Com o passar dos anos, as datas
vão se esquivando. Quando foi a inauguração da primeira ponte sobre o Bósforo?
1967? Mais tarde? Deve estar algures no Google. Qualquer dia mergulharei nesta
pesquisa...
Tinha sido convidado para
este evento ou, melhor, levado a tiracolo por quem podia se permitir acompanhantes:
a ex-rainha Giovanna da Bulgária, cujo marido, o rei Boris, fora sido
assassinado pelos capangas do Hitler.
Assistir a uma apresentação
do Rapto no Seralho de Mozart, a porta principal do Topkapi Sarayi como pano de
fundo é algo difícil de esquecer... E mais: nas primeiras filas!

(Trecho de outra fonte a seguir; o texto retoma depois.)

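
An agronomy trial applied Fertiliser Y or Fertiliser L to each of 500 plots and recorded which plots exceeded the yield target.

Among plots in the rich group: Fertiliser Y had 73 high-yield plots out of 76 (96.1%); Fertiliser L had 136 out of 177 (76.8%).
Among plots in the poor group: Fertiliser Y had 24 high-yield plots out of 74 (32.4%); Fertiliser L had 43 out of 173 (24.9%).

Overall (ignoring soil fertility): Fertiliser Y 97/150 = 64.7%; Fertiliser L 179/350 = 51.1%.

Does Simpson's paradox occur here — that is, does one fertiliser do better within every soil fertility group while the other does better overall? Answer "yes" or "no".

no

Within each soil fertility level (rich 96.1% vs 76.8%; poor 32.4% vs 24.9%), Fertiliser Y has the higher rate every time. Pooled: 64.7% vs 51.1% — Fertiliser Y has the higher rate overall. They agree.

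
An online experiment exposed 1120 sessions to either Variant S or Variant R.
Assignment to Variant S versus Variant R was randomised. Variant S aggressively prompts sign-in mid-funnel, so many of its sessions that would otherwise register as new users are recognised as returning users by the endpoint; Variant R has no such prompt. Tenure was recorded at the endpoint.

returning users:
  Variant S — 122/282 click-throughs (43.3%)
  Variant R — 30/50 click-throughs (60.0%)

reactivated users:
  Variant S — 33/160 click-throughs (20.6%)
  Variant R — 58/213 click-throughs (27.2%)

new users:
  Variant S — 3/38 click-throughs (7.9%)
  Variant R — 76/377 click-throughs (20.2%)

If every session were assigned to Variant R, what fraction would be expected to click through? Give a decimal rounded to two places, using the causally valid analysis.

Within every user tenure level Variant R has the higher rate, yet pooled Variant S does — Simpson's reversal.
The distribution of user tenure is itself part of what the variant does — it is an intermediate outcome. Holding it fixed would remove that part of the effect; the total effect is the pooled difference.
So P(outcome | do(Variant R)) is just the pooled rate for Variant R: 164/640 = 0.256.

0.26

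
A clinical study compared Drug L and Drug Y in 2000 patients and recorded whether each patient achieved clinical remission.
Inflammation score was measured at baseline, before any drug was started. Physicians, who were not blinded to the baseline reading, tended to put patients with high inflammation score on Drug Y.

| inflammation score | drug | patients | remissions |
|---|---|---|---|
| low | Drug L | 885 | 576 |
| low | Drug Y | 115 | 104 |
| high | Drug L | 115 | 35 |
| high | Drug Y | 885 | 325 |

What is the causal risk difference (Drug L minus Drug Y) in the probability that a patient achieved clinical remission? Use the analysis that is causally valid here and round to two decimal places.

-0.16

Nothing the drug does changes inflammation score; the imbalance is an allocation artefact. With inflammation score also predicting the outcome, the pooled figure is confounded, and the within-stratum comparison is the causal one.
Adjusting over the population distribution of inflammation score: 0.500·(0.651−0.904) + 0.500·(0.304−0.367) = -0.158.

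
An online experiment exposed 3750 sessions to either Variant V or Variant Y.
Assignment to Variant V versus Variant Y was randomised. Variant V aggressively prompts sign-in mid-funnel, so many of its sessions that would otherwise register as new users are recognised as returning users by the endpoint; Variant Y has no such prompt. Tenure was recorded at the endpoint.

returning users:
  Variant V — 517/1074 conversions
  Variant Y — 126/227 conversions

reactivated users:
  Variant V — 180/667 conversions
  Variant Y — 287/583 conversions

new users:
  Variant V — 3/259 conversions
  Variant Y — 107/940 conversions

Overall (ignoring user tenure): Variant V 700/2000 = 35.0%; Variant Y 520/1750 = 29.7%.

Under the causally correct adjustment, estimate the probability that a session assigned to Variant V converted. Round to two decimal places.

0.35

The distribution of user tenure is itself part of what the variant does — it is an intermediate outcome. Holding it fixed would remove that part of the effect; the total effect is the pooled difference.
So P(outcome | do(Variant V)) is just the pooled rate for Variant V: 700/2000 = 0.350.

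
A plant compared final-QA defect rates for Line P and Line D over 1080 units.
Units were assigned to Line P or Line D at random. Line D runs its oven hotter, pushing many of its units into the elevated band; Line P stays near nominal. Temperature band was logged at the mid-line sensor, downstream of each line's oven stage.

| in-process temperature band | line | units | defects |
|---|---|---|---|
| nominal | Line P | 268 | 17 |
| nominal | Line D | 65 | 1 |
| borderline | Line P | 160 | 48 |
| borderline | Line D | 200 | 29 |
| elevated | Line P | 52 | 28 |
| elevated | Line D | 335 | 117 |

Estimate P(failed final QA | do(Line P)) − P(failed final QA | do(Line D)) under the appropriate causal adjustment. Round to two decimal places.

-0.05

The in-process temperature band-specific comparison favours Line D throughout, but the pooled figures favour Line P. The question is whether to condition on in-process temperature band.
In-process temperature band is recorded after the line and is itself shifted by it — it sits on the causal path from line to outcome. Conditioning on a mediator would strip out part of the effect we want; the pooled comparison gives the total causal effect.
The causal difference is the pooled difference: 0.194 − 0.245 = -0.051.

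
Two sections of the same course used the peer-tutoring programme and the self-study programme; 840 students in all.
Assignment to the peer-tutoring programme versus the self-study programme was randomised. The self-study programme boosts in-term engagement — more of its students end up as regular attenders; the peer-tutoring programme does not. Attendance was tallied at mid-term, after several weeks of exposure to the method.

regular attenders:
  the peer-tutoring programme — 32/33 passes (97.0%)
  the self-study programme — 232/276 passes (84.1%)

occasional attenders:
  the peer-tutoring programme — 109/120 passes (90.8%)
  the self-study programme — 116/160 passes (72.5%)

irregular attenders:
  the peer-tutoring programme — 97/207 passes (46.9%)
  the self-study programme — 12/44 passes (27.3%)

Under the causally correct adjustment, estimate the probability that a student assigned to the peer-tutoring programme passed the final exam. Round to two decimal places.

0.66

The mid-term attendance-specific comparison favours the peer-tutoring programme throughout, but the pooled figures favour the self-study programme. The question is whether to condition on mid-term attendance.
Stratifying would compare teaching methods among students the teaching methods themselves sorted into mid-term attendance groups — a form of selection on an intermediate. The unconditioned pooled rates give the total causal effect.
So P(outcome | do(the peer-tutoring programme)) is just the pooled rate for the peer-tutoring programme: 238/360 = 0.661.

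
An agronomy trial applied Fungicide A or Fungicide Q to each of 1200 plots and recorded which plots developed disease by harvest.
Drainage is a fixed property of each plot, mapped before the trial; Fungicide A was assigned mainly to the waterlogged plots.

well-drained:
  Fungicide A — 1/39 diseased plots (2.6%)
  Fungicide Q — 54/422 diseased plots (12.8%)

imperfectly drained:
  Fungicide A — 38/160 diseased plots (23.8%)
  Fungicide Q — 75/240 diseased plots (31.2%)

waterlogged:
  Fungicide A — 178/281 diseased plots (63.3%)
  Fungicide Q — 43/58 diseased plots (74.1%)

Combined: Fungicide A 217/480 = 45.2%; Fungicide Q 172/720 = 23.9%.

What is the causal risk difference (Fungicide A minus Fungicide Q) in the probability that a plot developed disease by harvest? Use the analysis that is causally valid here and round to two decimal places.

-0.09

Within every field drainage level Fungicide A has the lower rate, yet pooled Fungicide Q does — Simpson's reversal.
Field drainage satisfies the back-door criterion: it is not a descendant of the fungicide, and it blocks the spurious path from fungicide to outcome. Adjusting for it (i.e., using the within-field drainage rates) gives the causal effect.
Adjusting over the population distribution of field drainage: 0.384·(0.026−0.128) + 0.333·(0.237−0.312) + 0.282·(0.633−0.741) = -0.095.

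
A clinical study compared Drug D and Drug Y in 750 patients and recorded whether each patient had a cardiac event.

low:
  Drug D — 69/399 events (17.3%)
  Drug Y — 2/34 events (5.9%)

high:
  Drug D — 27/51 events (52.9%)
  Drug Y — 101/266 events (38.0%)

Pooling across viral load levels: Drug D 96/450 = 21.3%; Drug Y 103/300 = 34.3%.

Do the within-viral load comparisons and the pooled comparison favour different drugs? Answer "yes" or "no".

Within each viral load level (low 17.3% vs 5.9%; high 52.9% vs 38.0%), Drug Y has the lower rate every time. Pooled: 21.3% vs 34.3% — Drug D has the lower rate overall. The two comparisons disagree.

yes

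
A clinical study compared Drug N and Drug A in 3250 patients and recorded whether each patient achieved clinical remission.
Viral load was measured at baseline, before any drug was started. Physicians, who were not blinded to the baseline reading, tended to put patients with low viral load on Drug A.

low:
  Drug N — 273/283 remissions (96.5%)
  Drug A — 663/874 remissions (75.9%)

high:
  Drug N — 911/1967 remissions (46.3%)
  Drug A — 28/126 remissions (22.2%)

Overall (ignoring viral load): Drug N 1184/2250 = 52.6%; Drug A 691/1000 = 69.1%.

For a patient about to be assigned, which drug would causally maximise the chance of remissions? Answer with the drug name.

The stratified and pooled comparisons disagree (Drug N wins within each viral load; Drug A wins overall), so the answer turns on the causal role of viral load.
The imbalance in viral load arose from how patients were allocated, not from anything the drug did; and viral load independently affects the outcome. The pooled gap is confounded — condition on viral load.
Within each level — low: 96.5% vs 75.9%; high: 46.3% vs 22.2% — Drug N is higher every time.

Drug N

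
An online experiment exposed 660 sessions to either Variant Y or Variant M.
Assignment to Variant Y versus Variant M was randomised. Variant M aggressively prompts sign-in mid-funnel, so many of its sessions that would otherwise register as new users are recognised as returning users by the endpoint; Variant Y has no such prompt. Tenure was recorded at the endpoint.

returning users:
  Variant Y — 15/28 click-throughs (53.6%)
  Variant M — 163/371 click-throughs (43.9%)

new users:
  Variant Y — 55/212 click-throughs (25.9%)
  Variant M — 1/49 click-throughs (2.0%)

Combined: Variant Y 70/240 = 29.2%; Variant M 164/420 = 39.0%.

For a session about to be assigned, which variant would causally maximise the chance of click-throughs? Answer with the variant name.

Variant M

User tenure here is a post-treatment variable shaped by the variant; conditioning on it would introduce bias rather than remove it. The overall comparison is the causal one.
Pooled: Variant Y 29.2% vs Variant M 39.0%; Variant M is higher overall.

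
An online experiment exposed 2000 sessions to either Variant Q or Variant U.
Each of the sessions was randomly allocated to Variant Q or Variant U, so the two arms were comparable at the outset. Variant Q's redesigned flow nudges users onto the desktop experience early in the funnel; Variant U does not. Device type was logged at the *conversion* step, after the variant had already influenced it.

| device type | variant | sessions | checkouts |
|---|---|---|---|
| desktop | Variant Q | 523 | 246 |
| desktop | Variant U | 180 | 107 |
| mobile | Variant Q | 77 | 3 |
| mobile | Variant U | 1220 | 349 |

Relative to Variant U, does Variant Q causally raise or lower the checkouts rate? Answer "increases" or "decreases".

increases

Device type is recorded after the variant and is itself shifted by it — it sits on the causal path from variant to outcome. Conditioning on a mediator would strip out part of the effect we want; the pooled comparison gives the total causal effect.
Pooled: Variant Q 41.5% vs Variant U 32.6%; Variant Q is higher overall.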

O dia seguinte, o barco da
otomana sultana Neslisha deslizava pelo Bósforo para atracar, em Beikoz, do
lado oriental, junto a um dos mais belos yalis (pronunciar “ialë” com biquinho
no “ë”, a francesa). Esta aristocrática construção do final do século XVIII,
toda de madeira como mandava então a tradição, parece deitada preguiçosamente
ao longo do famoso estuário com cara de rio.
Quase ao nível da água, um
amplo portão emoldura a húngara condessa Ostrorog cujo marido herdará a casa
mantida na família por mais de cem anos.
Por acaso encontrei no Google o yali da Condessa Ostrorog
que, meio-século mais tarde, parece desabitado...
Minha iniciação a Ásia. Piso em
tapetes raros jogados com desenvoltura calculada por vários salões. Poltronas
Biedermeier ou vitorianas, livros antigos, cortinas de seda beije ou rosa,
vasos chineses. Pelas largas janelas, a européia Istambul e suas elegantes
mesquitas. Atravessando o antigo harém, nossa anfitrioa nos conduziu até um
jardim, longo e estreito, imprensado entre o morro coberto de altas árvores e,
sempre, o Bósforo, sempre riscado por mil barcos de pesca, ferry-boats,
veleiros e cargueiros.
Algumas mesas
espalhadas à volta de uma fonte de mármore foram armadas para um almoço
primaveril. Porque me escolheram para sentar junto ao violinista Yudi Menuhin é
uma pergunta que nunca terá resposta. Sem demora encontraremos um terreno de
interesse comum: a cultura popular. Dos outros convidados tenho vaga lembrança,
não mais de uns quinze... Também não consigo lembrar do menu, mas suponho uma
diversidade de mezze, um frango com yaourt, sorvetes?
Onde estou? Numa página de
Proust, chez la princesse de Laumes? Ou num conto de Fitzgerald? O ar é leve, de uma transparência azulada. O
silêncio é, raramente, sublinhado por algum riso feminino, pela sirena de um
barco ou por um pássaro apaixonado. Os rostos são abertos, discretamente alegres.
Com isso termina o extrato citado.